Japan spirits: i liquori giapponesi oltre al Sakè
Il Giappone è famoso oltre che per il sushi, anche per le sue bevande alcoliche. Di antiche tradizioni, questi liquori sono bevuti durante eventi sociali, cerimonie, feste tra amici e rimpatriate di famiglia. Qui in Italia è diventato famoso solo il Sakè, tipico distillato di riso fermentato, ma non è l’unico tipo di liquore bevuto in Giappone, scopriamo quindi gli altri liquori giapponesi.
I liquori giapponesi da scoprire
Non solo fermentati di riso quindi, anche in Giappone, per esempio, potrete trovare il Whisky, nato nelle terre scozzesi, ha stregato i giapponesi. Esiste infatti una produzione locale molto attenta. L’ammirazione per questa bevanda è tale che ingredienti come l’orzo vengono direttamente importati dalla Scozia. Ma il Whisky giapponese ha sfumature di gusto differenti rispetto a quello scozzese. Spesso infatti vengono utilizzate botti in mizunara, una quercia locale dalle essenze molto particolari.
Molto simile è lo Shochu che viene prodotto a partire dal riso ma anche dalle patate dolci, oppure dall’orzo, dallo zucchero canna o dal grano saraceno. La tradizione dello Shochu è più antica e risale al ‘500. Solitamente, data la gradazione alcolica, viene utilizzato per realizzare dei drink con succhi di frutta o soda, o anche tè. Anche se, quelli realizzati a partire dall’orzo e dalle patate, sono ottimi anche da soli, con qualche cubetto di ghiaccio.
L’Awamori è un’altro liquore giapponese, tipico del Giappone del Sud. Si prepara partendo da un distillato del riso thai (dal chicco allungato), un po’ come lo Shochu, che però utilizza varietà di riso più piccole. Rispetto al Sakè l’Awamori risulta più morbido e rotondo quand’è giovane, una volta invecchiato diventa Kuusu e sviluppa note più complesse.
Distillati a base di frutta
Umeshu è invece un distillato di prugne (nello specifico le prunus mume) ancora acerbe. Per realizzarlo si può scegliere di utilizzare Sake, Brandy o Shochu. In alcuni casi vengono poi aggiunti anche miele, tè verde, zenzero, foglie di perilla o yuzu.

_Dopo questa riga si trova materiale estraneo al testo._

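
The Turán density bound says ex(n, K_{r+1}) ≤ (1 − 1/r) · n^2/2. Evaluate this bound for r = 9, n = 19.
Turán density bound = (8/9) · 19^2/2 = 1444/9 ≈ 160.4444

Turán's theorem: ex(n, K_{r+1}) is achieved by the complete r-partite Turán graph T(n, r) with parts as balanced as possible, and is at most (1 − 1/r) · n^2/2. For r = 9, n = 19: the density bound is (8/9) · 361/2 = 1444/9 ≈ 160.4444. The integer-valued extremum is e(T(19, 9)) = 160, which is strictly less than the density bound 1444/9 since 9 ∤ 19 (the parts of T(19, 9) cannot all be equal).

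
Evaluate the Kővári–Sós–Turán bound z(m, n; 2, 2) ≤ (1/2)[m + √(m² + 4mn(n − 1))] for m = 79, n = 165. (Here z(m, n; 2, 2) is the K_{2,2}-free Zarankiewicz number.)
z(79, 165; 2, 2) ≤ (1/2)[79 + √(79² + 4·79·165·164)] = (1/2)[79 + √8557201] = 1502.1347

Kővári–Sós–Turán: let r_1, ..., r_79 be the row sums and z = Σ r_i the total number of 1s. Each pair of columns can share at most one row with both entries 1 (else a 2×2 all-ones block appears), so Σ_i C(r_i, 2) ≤ C(165, 2) = 13530. By convexity Σ_i C(r_i, 2) ≥ 79·C(z/79, 2) = z(z − 79)/(2·79), giving z² − 79z − 79·165·164 ≤ 0 and hence z ≤ (1/2)[79 + √(6241 + 4·2137740)] = (1/2)[79 + √8557201] ≈ (1/2)(79 + 2925.2694) = 1502.1347.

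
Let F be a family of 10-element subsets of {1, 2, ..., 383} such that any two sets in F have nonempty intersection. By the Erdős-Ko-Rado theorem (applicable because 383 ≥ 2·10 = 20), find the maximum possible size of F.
max |F| = C(382, 9) = 434082199695465750

The Erdős-Ko-Rado theorem states: for n ≥ 2k, an intersecting family of k-subsets of an n-element set has size at most C(n − 1, k − 1), with equality for 'star' families {A ⊆ [n] : |A| = k, i ∈ A} (fix an element i). For n = 383, k = 10: C(382, 9) = 434082199695465750.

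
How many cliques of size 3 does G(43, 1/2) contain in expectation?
E[# K_3] = C(43, 3) · (1/2)^C(3, 2) = 12341 / 2^3 = 1542.625

For each 3-subset S of vertices (there are C(43, 3) = 12341 such S), let X_S = 1 if S induces a K_3 (all C(3, 2) = 3 edges present). Then P(X_S = 1) = (1/2)^3 = 1/8. By linearity of expectation, E[# K_3] = C(43, 3) · (1/2)^3 = 12341 / 8 = 1542.625.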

Passiamo ora proprio allo Yuzushu, il liquore realizzato dal frutto yuzu. Questo è il cugino nipponico del nostro limoncello, al posto del limone troviamo però lo yuzu agrume con delle note che vanno dal pompelmo al bergamotto. Anche in questo caso la frutta viene fatta direttamente macerare nell’alcol (lo Shochu o il Brandy) insieme allo zucchero. Si utilizza come aperitivo o nei cocktail o ancora nella preparazione di salse o creme.

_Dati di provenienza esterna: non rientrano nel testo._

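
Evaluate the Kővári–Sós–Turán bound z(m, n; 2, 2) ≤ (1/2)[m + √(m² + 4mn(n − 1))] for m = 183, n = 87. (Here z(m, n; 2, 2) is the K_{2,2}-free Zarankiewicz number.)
z(183, 87; 2, 2) ≤ (1/2)[183 + √(183² + 4·183·87·86)] = (1/2)[183 + √5510313] = 1265.2028

Kővári–Sós–Turán: let r_1, ..., r_183 be the row sums and z = Σ r_i the total number of 1s. Each pair of columns can share at most one row with both entries 1 (else a 2×2 all-ones block appears), so Σ_i C(r_i, 2) ≤ C(87, 2) = 3741. By convexity Σ_i C(r_i, 2) ≥ 183·C(z/183, 2) = z(z − 183)/(2·183), giving z² − 183z − 183·87·86 ≤ 0 and hence z ≤ (1/2)[183 + √(33489 + 4·1369206)] = (1/2)[183 + √5510313] ≈ (1/2)(183 + 2347.4056) = 1265.2028.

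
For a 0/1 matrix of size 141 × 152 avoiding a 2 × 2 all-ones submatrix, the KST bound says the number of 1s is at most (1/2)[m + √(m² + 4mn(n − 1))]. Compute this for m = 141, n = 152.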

Sempre a base di frutta è il Momoshu. Questa volta troviamo le pesche bianche giapponesi come frutto, che vengono fatte macerare con alcol (Shochu, Vodka o Brandy), succo di limone e zucchero, ed è una tradizione relativamente moderna. Anche in questo caso può essere servito liscio, con ghiaccio o in aggiunta di altri liquori nei cocktail.
Le varianti del Sakè
Il Doburoku è un tipo di Sakè non filtrato. Il suo aspetto è torbido, quasi lattescente, risulta meno alcolico di quello classico e anche più dolce. Poi abbiamo lo Ahirozake e si realizza partendo da del riso cotto al vapore a cui si aggiunge koji e Shochu. Il mix viene poi fatto riposare per circa un mese sviluppando una bassa gradazione alcolica e un sapore dolce.
Parliamo anche poi dell’Amazake una bevanda dolce e cremosa, nella fermentazione del riso però, a differenza del Sakè, qui non troviamo lievito. Questa bevanda ha una storia antica che risale addirittura al 300-700 d.C. dopo un periodo prolungato in cui veniva utilizzato sempre meno, è tornato in auge grazie alla popolarità dei cibi fermentati, benefici per l’organismo.